After the second experiment, we performed a semi-structured interview to evaluate usability and user experience. We interviewed all 9 participants and the physical educator. Below, the questions that were asked:

  • Did the device or the haptic feedback hinder in any way the execution of the activities?

  • Do you perceive the haptic feedback as a help to perform the proposed activities?

  • Do you think that the physical assessment platform proposed is necessary or adequate for your regular physical training program?

The participants did not consider that the device hindered the execution of the activities, since it is lightweight and the flexible cable connecting the knee band and the foot external protective case was well positioned and of adequate length. However, 3 of the 9 respondents reported that they were over overzealous with their movements to prevent any damage to the wearable IoT device, so in their perception the device hindered their focus. Of those 3 respondents, 2 reported that the impaired focus may have been the cause of some execution mistakes. The participants knew that there was only one prototype available and that the research group did not receive any grant to fund the research. The haptic feedback was perceived as a help factor to perform exercises more correctly by 8 of the 9 respondents, although 6 of those respondents pointed out that a human feedback is more helpful since it enables them to understand the reason why an execution was performed incorrectly. All seven physically active participants train without the individual supervision of a physical educator and agreed that (i) a physical assessment platform is necessary and that (ii) the proposed platform, after adjustments necessary for production, is adequate for their training needs. The physical educator did not perceive the device or the haptic feedback to hinder in any way the execution of the proposed activities or the other common functional exercise activities he is used to supervise. The haptic feedback was perceived as a very helpful feature, even considering the real-life accuracy below 70%, since the key factor regarding RSI prevention is the detection of repeated mistakes, not the detection of a single poor execution. In addition to that, (i) a typical functional exercise class equipped with a physical assessment platform could be supervised by only one physical educator, able to make better use of his time helping the users instead of monitoring every aspect of the execution and (ii) some aspects of the execution, such as plantar pressure distribution, are not easily assessed by an observational approach.

5 Conclusion

This work proposes a platform for physical evaluation of functional exercise activities with real-time feedback to help reduce injury risk. We conducted two experiments: (i) the first with 12 volunteers, to build a HAR classifier of a 13-classes activity model based on foot and knee movement and posture information and (ii) the second with 9 volunteers, to validate the physical evaluation model and investigate usability issues of the proposed wearable IoT device. The platform was considered helpful by the experiment participants and the supervising physical educator.

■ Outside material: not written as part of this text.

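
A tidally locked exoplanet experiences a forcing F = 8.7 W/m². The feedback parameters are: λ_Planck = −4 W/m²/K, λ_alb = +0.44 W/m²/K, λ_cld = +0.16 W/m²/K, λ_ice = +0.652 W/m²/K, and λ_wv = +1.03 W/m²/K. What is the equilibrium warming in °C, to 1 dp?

Net feedback parameter λ = (−4) + (+0.44) + (+0.16) + (+0.652) + (+1.03) = -1.718 W/m²/K.
ΔT = −F/λ = −8.7/(-1.718) = 5.1 °C.

5.1 °C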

The main contributions are:

  • A comprehensive literature review about wearable-based HAR research using feet and knee movement and posture information for the detection of exercise execution errors;

  • A platform and a model that can be used to assess the quality of execution of different lower limb functional exercises; and,

  • A wearable IoT device blueprint with a comprehensive and novel sensor fusion selection that can be used for lower limb HAR.

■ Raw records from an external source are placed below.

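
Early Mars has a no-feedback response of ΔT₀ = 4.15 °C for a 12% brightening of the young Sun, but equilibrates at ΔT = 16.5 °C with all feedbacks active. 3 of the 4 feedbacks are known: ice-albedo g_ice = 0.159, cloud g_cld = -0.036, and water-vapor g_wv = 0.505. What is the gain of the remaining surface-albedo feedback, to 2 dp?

0.12

Amplification A = ΔT/ΔT₀ = 16.5/4.15 = 3.976.
Total gain g = 1 − 1/A = 1 − 1/3.976 = 0.7485.
Known gains sum to 0.159 − 0.036 + 0.505 = 0.628.
g_alb = 0.7485 − 0.628 = 0.12.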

Currently, we are evolving the proposed wearable IoT device prototype and broadening the activity model of the HAR classifier to use it in two studies. The first study aims at assessing collective engagement in Physical Education and Sports programs at the high school education level. The second study is an extension to this work and aims at reducing back and shoulder injury risk during functional exercise sessions. Our goal is to progressively provide real time feedback of the whole athlete’s body during the practice of functional exercises.